Ultra-low interest rates in the 0% range are expected to continue this year, and as competition with big tech companies in digital channels intensifies, there is a possibility of customer attrition during the response process.


Accordingly, Research Fellow Seo emphasized, "In the prolonged phase of the COVID-19 crisis, survival and stability require appropriate risk management while discovering new revenue sources that can respond to the ultra-low interest rate era." He added, "Furthermore, banks must maximize competitiveness in digital channel competition."


Regarding credit risk, he advised expanding the proportion of installment repayments in household loans, especially credit loans, to induce voluntary deleveraging by borrowers. He also pointed out that strengthening the pre-review function for sales products is urgent for managing regulatory risks.

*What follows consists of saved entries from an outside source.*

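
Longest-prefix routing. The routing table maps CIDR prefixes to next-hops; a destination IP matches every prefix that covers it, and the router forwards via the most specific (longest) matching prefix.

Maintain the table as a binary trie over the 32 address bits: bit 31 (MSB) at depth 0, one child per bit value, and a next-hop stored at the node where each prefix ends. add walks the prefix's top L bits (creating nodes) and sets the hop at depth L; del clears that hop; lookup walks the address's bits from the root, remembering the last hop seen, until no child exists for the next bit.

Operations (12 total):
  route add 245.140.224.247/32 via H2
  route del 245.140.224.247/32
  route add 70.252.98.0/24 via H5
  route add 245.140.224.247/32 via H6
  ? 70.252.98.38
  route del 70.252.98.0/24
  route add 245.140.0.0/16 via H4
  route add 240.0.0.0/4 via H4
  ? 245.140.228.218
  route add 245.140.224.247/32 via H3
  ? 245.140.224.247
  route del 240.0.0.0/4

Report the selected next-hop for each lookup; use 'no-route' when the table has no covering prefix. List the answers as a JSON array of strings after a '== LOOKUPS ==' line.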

He stressed the need to create new revenue sources through testamentary trusts and similar products. These are services most needed by customers amid population aging and are currently under regulatory relaxation review by supervisory authorities. He also noted that to compete with big tech, banks must improve customer satisfaction with their own platforms or apps.



Research Fellow Seo explained, "This is the shortcut for banks to provide customized total care services by understanding the detailed needs of individual customers," and concluded, "Ultimately, this is the path domestic banks must take to compete against big tech and others."


This content was produced with the assistance of AI translation services.